Consider the following options for purchasing a $300,000 home financed over 15 years:

  1. Conventional financing with 80% LTV, Rate = 4.50%

  1. Conventional financing with 10% down (15 years at 4.50%) and a second mortgage (10 years at 6.00%) for 10% of the purchase price.

  1. 97% conventional, PMI is 0.75% annually, interest rate is 5.25%

  1. FHA with 3.5% down, upfront MIP is 1.75% of the loan amount and is added to the loan amount, monthly MIP is 0.90% annually.

You have $60,000 cash plus cash needed to cover closing costs.

Any cash less than 20% of the purchase price is considered available for investing. Assume that the investor will earn a long-run average of the S&P 500 Index (assume 10.00%).

You will create an extended amortization table for each mortgage option. Label each page of your Excel file indicating the mortgage type. On each page, include a clearly defined table of inputs that reflect the relevant inputs for the mortgage type. Your input tables should be identical except for the information included. Note that some input options will be zero (0).

  1. Calculate the monthly payment (This will always include P&I and may include: a) second mortgage payment, 2) PMI, or 3) MIP for each loan.) Assume closing cost are paid at closing and not rolled into the loan (except for the FHA upfront MIP).

  1. Calculate the after-tax monthly payment for each loan over the 15-year term of the loan.

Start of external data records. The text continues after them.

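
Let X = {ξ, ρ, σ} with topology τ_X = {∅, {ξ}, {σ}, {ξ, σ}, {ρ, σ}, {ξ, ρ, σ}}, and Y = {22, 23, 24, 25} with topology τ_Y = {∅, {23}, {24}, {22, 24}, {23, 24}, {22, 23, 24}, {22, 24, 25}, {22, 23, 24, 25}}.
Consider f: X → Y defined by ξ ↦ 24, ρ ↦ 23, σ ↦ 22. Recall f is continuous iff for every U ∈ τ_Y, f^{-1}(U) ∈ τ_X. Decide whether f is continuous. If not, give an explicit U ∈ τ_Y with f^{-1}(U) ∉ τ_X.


f is NOT continuous.

Compute f^{-1}(U) for each U ∈ τ_Y:
  U = ∅: f^{-1}(U) = ∅ ∈ τ_X ✓.
  U = {23}: f^{-1}(U) = {ρ} ∉ τ_X ✗.
  U = {24}: f^{-1}(U) = {ξ} ∈ τ_X ✓.
  U = {22, 24}: f^{-1}(U) = {ξ, σ} ∈ τ_X ✓.
  U = {23, 24}: f^{-1}(U) = {ξ, ρ} ∉ τ_X ✗.
  U = {22, 23, 24}: f^{-1}(U) = {ξ, ρ, σ} ∈ τ_X ✓.
  U = {22, 24, 25}: f^{-1}(U) = {ξ, σ} ∈ τ_X ✓.
  U = {22, 23, 24, 25}: f^{-1}(U) = {ξ, ρ, σ} ∈ τ_X ✓.
Found U = {23} with f^{-1}(U) = {ρ} not in τ_X. Therefore f is NOT continuous.


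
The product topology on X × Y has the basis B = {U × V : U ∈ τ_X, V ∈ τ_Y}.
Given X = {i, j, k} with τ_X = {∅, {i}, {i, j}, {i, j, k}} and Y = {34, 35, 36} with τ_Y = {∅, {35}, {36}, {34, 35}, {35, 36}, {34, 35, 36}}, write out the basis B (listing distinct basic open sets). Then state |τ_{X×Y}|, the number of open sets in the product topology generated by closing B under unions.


Basis B = {∅ × ∅, {i} × {35}, {i} × {36}, {i} × {34, 35}, {i} × {35, 36}, {i, j} × {35}, {i, j} × {36}, {i} × {34, 35, 36}, {i, j, k} × {35}, {i, j, k} × {36}, {i, j} × {34, 35}, {i, j} × {35, 36}, {i, j} × {34, 35, 36}, {i, j, k} × {34, 35}, {i, j, k} × {35, 36}, {i, j, k} × {34, 35, 36}}; |τ_{X×Y}| = 40.

Enumerate products U × V with U ∈ τ_X, V ∈ τ_Y (deduplicated):
  ∅ × ∅ = {} (∅)
  {i} × {35} = {(i,35)}
  {i} × {36} = {(i,36)}
  {i} × {34, 35} = {(i,34), (i,35)}
  {i} × {35, 36} = {(i,35), (i,36)}
  {i, j} × {35} = {(i,35), (j,35)}
  {i, j} × {36} = {(i,36), (j,36)}
  {i} × {34, 35, 36} = {(i,34), (i,35), (i,36)}
  {i, j, k} × {35} = {(i,35), (j,35), (k,35)}
  {i, j, k} × {36} = {(i,36), (j,36), (k,36)}
  {i, j} × {34, 35} = {(i,34), (i,35), (j,34), (j,35)}
  {i, j} × {35, 36} = {(i,35), (i,36), (j,35), (j,36)}
  {i, j} × {34, 35, 36} = {(i,34), (i,35), (i,36), (j,34), (j,35), (j,36)}
  {i, j, k} × {34, 35} = {(i,34), (i,35), (j,34), (j,35), (k,34), (k,35)}
  {i, j, k} × {35, 36} = {(i,35), (i,36), (j,35), (j,36), (k,35), (k,36)}
  {i, j, k} × {34, 35, 36} = {(i,34), (i,35), (i,36), (j,34), (j,35), (j,36), (k,34), (k,35), (k,36)}
These 16 distinct sets form the basis B.
Close under arbitrary unions to get τ_{X×Y}; counting gives |τ_{X×Y}| = 40.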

  1. Calculate the annual after-tax cost (IRR) for each year for each loan over the term of the loan.

  1. Calculate the value of the home and the equity earned on the home over the life of the loan. (Assume an annual appreciation rate of 1.9%.)

  1. Calculate the terminal value (FV) of your investment (difference between $60,000 down and other down payments) during the term of the mortgage.

  1. Calculate the terminal value (FV) assuming you invest the difference between monthly payments on 80% LTV and 97% LTV mortgage payments. You may use after-tax payments for this calculation.

  1. In the long run, does it matter which option you choose?

  1. Construct a graph representing the annual IRR for each option over the 15-year loan term. Be sure to correctly label the graph and legend.